The bigger picture puts a football season (or lack thereof) into the proper perspective. There are more important things at stake, namely the immediate and unknown health concerns caused by COVID. (And I write that as the owner of a small business that has and will feel the financial impact of the pandemic.)
The reason the SEC pushed to September 26th was stalling. No one knows anything for sure, and that includes them and every other conference. They're hoping for outs at this point and there aren't many besides bubbling up.— BUM CHILLUPS, NPR CLASS PUNDIT (@edsbs) August 8, 2020
It's certainly a #PuntingIsWinning strategy right now for the Power 5 conferences. It remains to be seen how long the plane sits on tarmac for though. The NBA has operated successfully in a bubble to contain the virus, and that plan seems most prudent for any league that wants to play sports, but college administrators are committed to not doing anything that would further distinguish a "student athlete" from an ordinary one, especially now that the athletes are coming for a piece of the
piecake. They will preserve the amateur model at all costs to minimize expenses (labor) over the long term. Morph campuses into sports bubbles and all of a sudden the dealer is playing with both cards up, and the house ain't winning anymore.
It's disingenuous to say safety hasn't been a concern for presidents and athletic directors, but the cash cow has been considered right along with it. The thinking to trust college students at-large to come back to campus and follow any guidelines for an extended period of time contradicts conventional wisdom, and the adults in the room should know better.
Power 5 source to @Stadium: "College football season is done. I don't think everyone immediately follows MAC, but it gives other league presidents 1 more reason to make an easier decision. Biggest thing is unknown long-term impact of COVID & liability issues involved"— Brett McMurphy (@Brett_McMurphy) August 8, 2020
Whit Babock summed up the situation to reporters on Wednesday like this:
"We're all tiptoeing forward until we can't. We want to absolutely do it safely. We want to provide competition opportunities, and if we can't do it in the fall, we'll move it back and move it back and try to do that."

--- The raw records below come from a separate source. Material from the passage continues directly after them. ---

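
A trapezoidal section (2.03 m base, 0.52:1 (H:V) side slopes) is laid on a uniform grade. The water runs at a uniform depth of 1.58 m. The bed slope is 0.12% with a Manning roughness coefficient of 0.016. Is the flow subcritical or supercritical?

subcritical

With bottom width b = 2.03 m and side slope z = 0.52: A = (b + zy)y = (2.03 + 0.52×1.58)×1.58 = 4.506 m²; P = b + 2y√(1+z²) = 2.03 + 2×1.58×1.127 = 5.592 m.
Hydraulic radius R = A/P = 4.506/5.592 = 0.8058 m.
V = (1/n) R^(2/3) √S = (1/0.016) × 0.8058^(2/3) × √0.0012 = 1.875 m/s. Hydraulic depth D_h = A/T = 4.506/3.673 = 1.227 m.
Froude number Fr = V/√(g·D_h) = 1.875/√(9.81×1.227) = 0.54, which is less than 1, so the flow is subcritical.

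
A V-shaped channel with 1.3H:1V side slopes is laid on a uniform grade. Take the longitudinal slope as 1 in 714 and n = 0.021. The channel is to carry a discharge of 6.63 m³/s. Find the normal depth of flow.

Manning's equation rearranged: A R^(2/3) = nQ / (1·√S) = 0.021 × 6.63 / (√0.001401) = 3.72.
Try y = 2.2 m: A R^(2/3) = 5.742 — too large.
Try y = 1.64 m: A R^(2/3) = 2.624 — too small.
Try y = 1.87 m: A R^(2/3) = 3.723 — ≈ 3.72.

y_n = 1.87 m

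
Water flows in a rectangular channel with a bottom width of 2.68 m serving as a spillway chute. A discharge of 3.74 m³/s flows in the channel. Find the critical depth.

For a rectangular channel, critical depth y_c = (q²/g)^(1/3) where q = Q/b = 3.74/2.68 = 1.396 m²/s.
So y_c = (1.396²/9.81)^(1/3) = 0.583 m.

y_c = 0.583 m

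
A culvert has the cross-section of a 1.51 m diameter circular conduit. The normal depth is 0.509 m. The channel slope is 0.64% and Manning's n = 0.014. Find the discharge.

Q = 1.31 m³/s

For a circular section of diameter D = 1.51 m at depth y = 0.509 m, the central angle is θ = 2 arccos(1 − 2y/D) = 2.478 rad. Then A = (D²/8)(θ − sin θ) = 0.5306 m² and P = Dθ/2 = 1.871 m.
Hydraulic radius R = A/P = 0.5306/1.871 = 0.2836 m.
Manning's equation: Q = (1/n) A R^(2/3) S^(1/2) = (1/0.014) × 0.5306 × 0.2836^(2/3) × 0.0064^(1/2) = 1.31 m³/s.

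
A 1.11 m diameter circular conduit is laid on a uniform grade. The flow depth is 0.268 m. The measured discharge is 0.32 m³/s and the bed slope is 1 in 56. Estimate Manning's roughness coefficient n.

n = 0.022

For a circular section of diameter D = 1.11 m at depth y = 0.268 m, the central angle is θ = 2 arccos(1 − 2y/D) = 2.055 rad. Then A = (D²/8)(θ − sin θ) = 0.1801 m² and P = Dθ/2 = 1.14 m.
Hydraulic radius R = A/P = 0.1801/1.14 = 0.1579 m.
Rearranging Manning's equation: n = (1/Q) A R^(2/3) S^(1/2) = (1/0.32) × 0.1801 × 0.1579^(2/3) × √0.01786 = 0.022.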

That made me think of Zeno's Dichotomy paradox.
Suppose Atalanta wishes to walk to the end of a path. Before she can get there, she must get halfway there. Before she can get halfway there, she must get a quarter of the way there. Before traveling a quarter, she must travel one-eighth; before an eighth, one-sixteenth; and so on.
In both cases, it feels more and more like we don't reach the end, and who the hell knows where we end up.